===========================================================================
Dataset Details:
Name: Yelp dataset
Source: Yelp website
These instructions will get you a copy of the project up and running on your local machine.
In order to obtain the raw data:
You would need to download Yelp Open Dataset from https://www.yelp.com/dataset. We mainly focus on business.json, review.json, and users.json in our project.
Yelp is one of the most popular sites for finding evaluations of most business categories in the United States. Yelp offers a massive collection of reviews that serve as an important source of information for learning about particular businesses. Surprisingly, Yelp does not take much advantage of these valuable user evaluations to recommend restaurants or other businesses based on their interests.

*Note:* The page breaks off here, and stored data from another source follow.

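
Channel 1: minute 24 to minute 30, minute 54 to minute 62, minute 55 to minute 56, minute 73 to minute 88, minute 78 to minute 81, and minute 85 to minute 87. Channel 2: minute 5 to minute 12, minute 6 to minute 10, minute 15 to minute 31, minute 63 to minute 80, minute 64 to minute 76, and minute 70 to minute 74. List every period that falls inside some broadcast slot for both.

minute 24 to minute 30, minute 73 to minute 80

A, merged: minute 24 to minute 30, minute 54 to minute 62, minute 73 to minute 88.
B, merged: minute 5 to minute 12, minute 15 to minute 31, minute 63 to minute 80.
minute 24 to minute 30 meets the second set on minute 24 to minute 30.
minute 54 to minute 62: no overlap with the second set.
minute 73 to minute 88 meets the second set on minute 73 to minute 80.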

A review often gives multiple viewpoints of a business as well as personal experience narratives of consumers, making it easy to understand user preferences.
Problem description: We plan to fulfill the following objectives through our project:
Project hypothesis: Is there a correlation between the restaurant's Average Rating and its Price Range?
Predictive model: A recommendation system to recommend restaurants to Yelp users.
Techniques employed: Following are the techniques that we plan to use for the project:
- Sentiment Analysis using TfidfVectorizer for EDA
- Collaborative Filtering, Matrix Factorization and Simple SVD for Recommendation system
End result:
- Justification to the hypothesis proposed.
- Findings through exploratory data analysis.
- Word cloud for most positive and negative words in reviews.
- A web-based recommendation system to recommend restaurants to Yelp users based on various metrics.